Will Butler-Adams said: “The world is facing some big problems and they won’t be solved by people manipulating currencies or creating bitcoin. We need to tackle these problems through technology, industry and innovation. We need to inspire and enlighten the best brains to work in these activities.”
The UK’s biggest maker of bicycles – a Made Here Now sponsor – is planning to move from its home in London to a high-tech £75m plant in Ashford, Kent, that could open around 2027.
The facility will allow a big expansion in output with the company’s headcount likely to almost double over this period to around 1,500. Many of the new recruits are expected to be people in their 20s and 30s. Roughly three-quarters of the company’s sales – expected to approach £100m in the year to the end of March 2022 – are exported.
“We want to build a factory where we have room to grow over the next 10, 20, 30 years,” Butler-Adams said. “We need a building that reflects our brand, at a price we can afford, in an area where we can source talent and our staff can afford to live. Ashford ticks the boxes.”
Chief executive Will Butler-Adams says the new plant should set Brompton up for growth over the next 30 years
Brompton has built its reputation around highly engineered folding city bikes that can be carried on to buses and trains. It has become one of the country’s fastest growing manufacturers, illustrating how design- and technology-intensive products can be made profitably in the UK and achieve global success.
Butler-Adams said: “Most people don’t get good advice about manufacturing at school. If you don’t know what manufacturing is, it’s hard for you to consider it as a career. Brompton is a Made Here Now sponsor because it brings manufacturing and innovation to life. Made Here Now makes modern manufacturing accessible by giving tangible examples of the people who do it.” Made Here Now was launched as a forum to discuss innovation and job opportunities in manufacturing and to encourage more young people to consider it as a career.
The new development has a strong environmental theme as the plant – being built in association with Ashford borough council – will take shape on a floodplain, parts of which will be turned into a nature reserve for local people with a cycle path and a network of trails. The factory will incorporate high levels of insulation and make extensive use of solar and ground-source energy and natural light.
Other features will include a visitors’ centre, museum and café. A key aim will be to link up with local schools and colleges to equip pupils with direct knowledge about 21st century manufacturing.
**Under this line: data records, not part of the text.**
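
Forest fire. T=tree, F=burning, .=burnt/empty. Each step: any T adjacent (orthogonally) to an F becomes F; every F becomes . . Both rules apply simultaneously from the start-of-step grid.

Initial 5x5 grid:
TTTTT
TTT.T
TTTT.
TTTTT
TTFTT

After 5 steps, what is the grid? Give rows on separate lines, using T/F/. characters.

Step 1: 3 trees catch fire, 1 burn out
  TTTTT
  TTT.T
  TTTT.
  TTFTT
  TF.FT
Step 2: 5 trees catch fire, 3 burn out
  TTTTT
  TTT.T
  TTFT.
  TF.FT
  F...F
Step 3: 5 trees catch fire, 5 burn out
  TTTTT
  TTF.T
  TF.F.
  F...F
  .....
Step 4: 3 trees catch fire, 5 burn out
  TTFTT
  TF..T
  F....
  .....
  .....
Step 5: 3 trees catch fire, 3 burn out
  TF.FT
  F...T
  .....
  .....
  .....

TF.FT
F...T
.....
.....
.....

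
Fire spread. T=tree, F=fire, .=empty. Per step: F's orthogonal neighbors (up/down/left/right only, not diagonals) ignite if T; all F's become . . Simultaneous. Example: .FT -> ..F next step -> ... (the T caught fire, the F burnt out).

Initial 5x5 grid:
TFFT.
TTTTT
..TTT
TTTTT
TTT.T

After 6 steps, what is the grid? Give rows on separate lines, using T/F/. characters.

Step 1: 4 trees catch fire, 2 burn out
  F..F.
  TFFTT
  ..TTT
  TTTTT
  TTT.T
Step 2: 3 trees catch fire, 4 burn out
  .....
  F..FT
  ..FTT
  TTTTT
  TTT.T
Step 3: 3 trees catch fire, 3 burn out
  .....
  ....F
  ...FT
  TTFTT
  TTT.T
Step 4: 4 trees catch fire, 3 burn out
  .....
  .....
  ....F
  TF.FT
  TTF.T
Step 5: 3 trees catch fire, 4 burn out
  .....
  .....
  .....
  F...F
  TF..T
Step 6: 2 trees catch fire, 3 burn out
  .....
  .....
  .....
  .....
  F...F

.....
.....
.....
.....
F...F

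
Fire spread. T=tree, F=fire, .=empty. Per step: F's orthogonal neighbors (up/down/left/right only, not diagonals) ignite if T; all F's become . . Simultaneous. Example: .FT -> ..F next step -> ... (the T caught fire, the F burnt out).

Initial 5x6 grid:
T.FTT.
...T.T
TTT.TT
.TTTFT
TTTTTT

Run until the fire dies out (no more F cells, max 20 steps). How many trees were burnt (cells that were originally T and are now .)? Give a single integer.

Answer: 19

Derivation:
Step 1: +5 fires, +2 burnt (F count now 5)
Step 2: +6 fires, +5 burnt (F count now 6)
Step 3: +4 fires, +6 burnt (F count now 4)
Step 4: +2 fires, +4 burnt (F count now 2)
Step 5: +2 fires, +2 burnt (F count now 2)
Step 6: +0 fires, +2 burnt (F count now 0)
Fire out after step 6
Initially T: 20, now '.': 29
Total burnt (originally-T cells now '.'): 19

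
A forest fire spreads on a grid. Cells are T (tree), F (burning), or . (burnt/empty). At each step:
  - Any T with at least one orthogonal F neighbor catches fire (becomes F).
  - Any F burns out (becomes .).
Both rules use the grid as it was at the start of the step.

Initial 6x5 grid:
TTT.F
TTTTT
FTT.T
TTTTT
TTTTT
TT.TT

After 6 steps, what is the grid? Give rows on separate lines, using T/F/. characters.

Step 1: 4 trees catch fire, 2 burn out
  TTT..
  FTTTF
  .FT.T
  FTTTT
  TTTTT
  TT.TT
Step 2: 7 trees catch fire, 4 burn out
  FTT..
  .FTF.
  ..F.F
  .FTTT
  FTTTT
  TT.TT
Step 3: 6 trees catch fire, 7 burn out
  .FT..
  ..F..
  .....
  ..FTF
  .FTTT
  FT.TT
Step 4: 5 trees catch fire, 6 burn out
  ..F..
  .....
  .....
  ...F.
  ..FTF
  .F.TT
Step 5: 2 trees catch fire, 5 burn out
  .....
  .....
  .....
  .....
  ...F.
  ...TF
Step 6: 1 trees catch fire, 2 burn out
  .....
  .....
  .....
  .....
  .....
  ...F.

.....
.....
.....
.....
.....
...F.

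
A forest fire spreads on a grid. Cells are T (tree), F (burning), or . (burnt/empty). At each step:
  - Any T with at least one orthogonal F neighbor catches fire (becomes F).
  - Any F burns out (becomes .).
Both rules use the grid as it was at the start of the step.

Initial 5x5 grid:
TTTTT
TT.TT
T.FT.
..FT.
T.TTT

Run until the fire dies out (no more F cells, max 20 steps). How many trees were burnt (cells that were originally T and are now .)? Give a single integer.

Answer: 15

Derivation:
Step 1: +3 fires, +2 burnt (F count now 3)
Step 2: +2 fires, +3 burnt (F count now 2)
Step 3: +3 fires, +2 burnt (F count now 3)
Step 4: +2 fires, +3 burnt (F count now 2)
Step 5: +1 fires, +2 burnt (F count now 1)
Step 6: +2 fires, +1 burnt (F count now 2)
Step 7: +1 fires, +2 burnt (F count now 1)
Step 8: +1 fires, +1 burnt (F count now 1)
Step 9: +0 fires, +1 burnt (F count now 0)
Fire out after step 9
Initially T: 16, now '.': 24
Total burnt (originally-T cells now '.'): 15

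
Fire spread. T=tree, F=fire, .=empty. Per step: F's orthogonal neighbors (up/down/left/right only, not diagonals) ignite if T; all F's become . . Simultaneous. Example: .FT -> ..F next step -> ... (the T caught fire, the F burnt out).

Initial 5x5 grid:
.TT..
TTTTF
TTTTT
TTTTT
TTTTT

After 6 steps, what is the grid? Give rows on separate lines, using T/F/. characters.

Step 1: 2 trees catch fire, 1 burn out
  .TT..
  TTTF.
  TTTTF
  TTTTT
  TTTTT
Step 2: 3 trees catch fire, 2 burn out
  .TT..
  TTF..
  TTTF.
  TTTTF
  TTTTT
Step 3: 5 trees catch fire, 3 burn out
  .TF..
  TF...
  TTF..
  TTTF.
  TTTTF
Step 4: 5 trees catch fire, 5 burn out
  .F...
  F....
  TF...
  TTF..
  TTTF.
Step 5: 3 trees catch fire, 5 burn out
  .....
  .....
  F....
  TF...
  TTF..
Step 6: 2 trees catch fire, 3 burn out
  .....
  .....
  .....
  F....
  TF...

.....
.....
.....
F....
TF...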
Overall costs of the development - including work to be financed from public sources - are put at about £100m of which the Brompton share is likely to be about £75m.
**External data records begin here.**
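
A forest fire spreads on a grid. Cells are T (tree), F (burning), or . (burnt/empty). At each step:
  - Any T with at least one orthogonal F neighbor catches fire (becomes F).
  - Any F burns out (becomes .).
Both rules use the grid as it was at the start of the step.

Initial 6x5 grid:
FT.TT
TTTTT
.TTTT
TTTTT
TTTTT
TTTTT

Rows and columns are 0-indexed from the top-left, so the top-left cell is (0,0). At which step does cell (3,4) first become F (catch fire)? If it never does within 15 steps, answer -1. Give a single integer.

Step 1: cell (3,4)='T' (+2 fires, +1 burnt)
Step 2: cell (3,4)='T' (+1 fires, +2 burnt)
Step 3: cell (3,4)='T' (+2 fires, +1 burnt)
Step 4: cell (3,4)='T' (+3 fires, +2 burnt)
Step 5: cell (3,4)='T' (+6 fires, +3 burnt)
Step 6: cell (3,4)='T' (+6 fires, +6 burnt)
Step 7: cell (3,4)='F' (+4 fires, +6 burnt)
  -> target ignites at step 7
Step 8: cell (3,4)='.' (+2 fires, +4 burnt)
Step 9: cell (3,4)='.' (+1 fires, +2 burnt)
Step 10: cell (3,4)='.' (+0 fires, +1 burnt)
  fire out at step 10

7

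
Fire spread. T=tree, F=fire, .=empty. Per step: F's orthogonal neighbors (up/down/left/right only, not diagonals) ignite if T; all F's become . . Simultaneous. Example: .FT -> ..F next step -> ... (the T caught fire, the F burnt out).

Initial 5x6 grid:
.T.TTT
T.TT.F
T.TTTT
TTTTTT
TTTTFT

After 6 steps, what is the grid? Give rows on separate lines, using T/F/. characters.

Step 1: 5 trees catch fire, 2 burn out
  .T.TTF
  T.TT..
  T.TTTF
  TTTTFT
  TTTF.F
Step 2: 5 trees catch fire, 5 burn out
  .T.TF.
  T.TT..
  T.TTF.
  TTTF.F
  TTF...
Step 3: 4 trees catch fire, 5 burn out
  .T.F..
  T.TT..
  T.TF..
  TTF...
  TF....
Step 4: 4 trees catch fire, 4 burn out
  .T....
  T.TF..
  T.F...
  TF....
  F.....
Step 5: 2 trees catch fire, 4 burn out
  .T....
  T.F...
  T.....
  F.....
  ......
Step 6: 1 trees catch fire, 2 burn out
  .T....
  T.....
  F.....
  ......
  ......

.T....
T.....
F.....
......
......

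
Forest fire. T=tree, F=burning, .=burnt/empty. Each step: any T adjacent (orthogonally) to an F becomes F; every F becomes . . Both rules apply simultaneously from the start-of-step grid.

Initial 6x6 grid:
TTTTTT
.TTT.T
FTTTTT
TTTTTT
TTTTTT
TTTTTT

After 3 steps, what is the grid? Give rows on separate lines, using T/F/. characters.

Step 1: 2 trees catch fire, 1 burn out
  TTTTTT
  .TTT.T
  .FTTTT
  FTTTTT
  TTTTTT
  TTTTTT
Step 2: 4 trees catch fire, 2 burn out
  TTTTTT
  .FTT.T
  ..FTTT
  .FTTTT
  FTTTTT
  TTTTTT
Step 3: 6 trees catch fire, 4 burn out
  TFTTTT
  ..FT.T
  ...FTT
  ..FTTT
  .FTTTT
  FTTTTT

TFTTTT
..FT.T
...FTT
..FTTT
.FTTTT
FTTTTT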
The new plant - due to be built in a nature reserve - will use modern design to cut energy use
Brompton – which started up in the bedroom of the bike’s inventor, Andrew Ritchie, in 1976 – recorded sales of £76.1m in the year to March 31, 2021, up 33 per cent on the year before, and showed pre-tax profits of £9.6m. The company has known for some time that to continue its expansion, it would have to leave its rented factory in Greenford, west London, which opened in 2016 and has become progressively more cramped. Other sites Brompton considered include Sheffield, Birmingham and in other parts of London.
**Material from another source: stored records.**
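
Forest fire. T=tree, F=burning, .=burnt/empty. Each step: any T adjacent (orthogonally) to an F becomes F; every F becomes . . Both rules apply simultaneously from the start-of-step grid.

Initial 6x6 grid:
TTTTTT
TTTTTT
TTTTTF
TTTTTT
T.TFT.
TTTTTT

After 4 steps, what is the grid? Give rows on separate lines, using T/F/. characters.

Step 1: 7 trees catch fire, 2 burn out
  TTTTTT
  TTTTTF
  TTTTF.
  TTTFTF
  T.F.F.
  TTTFTT
Step 2: 7 trees catch fire, 7 burn out
  TTTTTF
  TTTTF.
  TTTF..
  TTF.F.
  T.....
  TTF.FT
Step 3: 6 trees catch fire, 7 burn out
  TTTTF.
  TTTF..
  TTF...
  TF....
  T.....
  TF...F
Step 4: 5 trees catch fire, 6 burn out
  TTTF..
  TTF...
  TF....
  F.....
  T.....
  F.....

TTTF..
TTF...
TF....
F.....
T.....
F.....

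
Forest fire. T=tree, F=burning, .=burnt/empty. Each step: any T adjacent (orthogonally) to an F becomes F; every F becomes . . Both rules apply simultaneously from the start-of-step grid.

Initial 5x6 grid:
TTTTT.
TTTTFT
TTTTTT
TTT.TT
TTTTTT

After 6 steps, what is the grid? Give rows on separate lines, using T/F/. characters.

Step 1: 4 trees catch fire, 1 burn out
  TTTTF.
  TTTF.F
  TTTTFT
  TTT.TT
  TTTTTT
Step 2: 5 trees catch fire, 4 burn out
  TTTF..
  TTF...
  TTTF.F
  TTT.FT
  TTTTTT
Step 3: 5 trees catch fire, 5 burn out
  TTF...
  TF....
  TTF...
  TTT..F
  TTTTFT
Step 4: 6 trees catch fire, 5 burn out
  TF....
  F.....
  TF....
  TTF...
  TTTF.F
Step 5: 4 trees catch fire, 6 burn out
  F.....
  ......
  F.....
  TF....
  TTF...
Step 6: 2 trees catch fire, 4 burn out
  ......
  ......
  ......
  F.....
  TF....

......
......
......
F.....
TF....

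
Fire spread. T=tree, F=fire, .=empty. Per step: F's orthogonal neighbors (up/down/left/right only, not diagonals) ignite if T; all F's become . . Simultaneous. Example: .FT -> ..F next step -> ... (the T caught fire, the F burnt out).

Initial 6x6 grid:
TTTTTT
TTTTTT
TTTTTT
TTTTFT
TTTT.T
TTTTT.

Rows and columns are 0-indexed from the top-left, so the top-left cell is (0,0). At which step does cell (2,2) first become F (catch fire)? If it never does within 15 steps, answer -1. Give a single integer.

Step 1: cell (2,2)='T' (+3 fires, +1 burnt)
Step 2: cell (2,2)='T' (+6 fires, +3 burnt)
Step 3: cell (2,2)='F' (+7 fires, +6 burnt)
  -> target ignites at step 3
Step 4: cell (2,2)='.' (+8 fires, +7 burnt)
Step 5: cell (2,2)='.' (+5 fires, +8 burnt)
Step 6: cell (2,2)='.' (+3 fires, +5 burnt)
Step 7: cell (2,2)='.' (+1 fires, +3 burnt)
Step 8: cell (2,2)='.' (+0 fires, +1 burnt)
  fire out at step 8

3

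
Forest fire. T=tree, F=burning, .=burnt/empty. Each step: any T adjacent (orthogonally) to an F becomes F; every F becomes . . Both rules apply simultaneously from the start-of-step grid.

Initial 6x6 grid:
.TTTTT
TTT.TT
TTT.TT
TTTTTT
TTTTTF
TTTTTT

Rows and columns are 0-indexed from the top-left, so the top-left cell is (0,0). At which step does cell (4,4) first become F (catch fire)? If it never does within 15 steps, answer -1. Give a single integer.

Step 1: cell (4,4)='F' (+3 fires, +1 burnt)
  -> target ignites at step 1
Step 2: cell (4,4)='.' (+4 fires, +3 burnt)
Step 3: cell (4,4)='.' (+5 fires, +4 burnt)
Step 4: cell (4,4)='.' (+5 fires, +5 burnt)
Step 5: cell (4,4)='.' (+5 fires, +5 burnt)
Step 6: cell (4,4)='.' (+5 fires, +5 burnt)
Step 7: cell (4,4)='.' (+3 fires, +5 burnt)
Step 8: cell (4,4)='.' (+2 fires, +3 burnt)
Step 9: cell (4,4)='.' (+0 fires, +2 burnt)
  fire out at step 9

1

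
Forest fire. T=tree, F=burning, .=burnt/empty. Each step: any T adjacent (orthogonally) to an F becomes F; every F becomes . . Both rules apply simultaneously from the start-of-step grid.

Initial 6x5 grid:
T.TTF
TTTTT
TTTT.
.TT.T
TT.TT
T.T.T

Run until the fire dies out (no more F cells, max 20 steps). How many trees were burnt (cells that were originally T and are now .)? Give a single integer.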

It has in the past ruled out manufacturing outside the UK, arguing that the “Made in Britain” brand adds kudos internationally. This year Brompton is likely to recruit about 100 people including engineers, assembly and design workers and commercial and sales staff.
Brompton’s employee numbers could rise from about 800 now - most of them based in the company’s London HQ - to 1,500 by the time the new factory opens
“We believe we will be able to bring many of our staff with us over the next 10 years before we close Greenford. Ashford is 30 minutes by train from London so we will be able to attract young talent out to the factory two days a week. And if they go on to have a family, in time they could find an affordable home in Ashford,” Butler-Adams said.
The company has yet to gain planning permission for its new plant which – assuming this is granted – is intended to be a showcase for automation, advanced machining and computer-based design. The current generation of bikes is made from more than 1,000 components many of which Brompton makes itself.
Brompton produced nearly 70,000 bikes last year, 69 per cent of which were exported. In addition to its London factory employing 650 people it has a small plant in Sheffield, a joint venture with precision engineering company C.W. Fletcher, in which Brompton has a 51 per cent stake. The Sheffield plant makes frames for a new range of lightweight titanium bicycles. Brompton buys the metal from China rather than other sources such as Russia or Ukraine.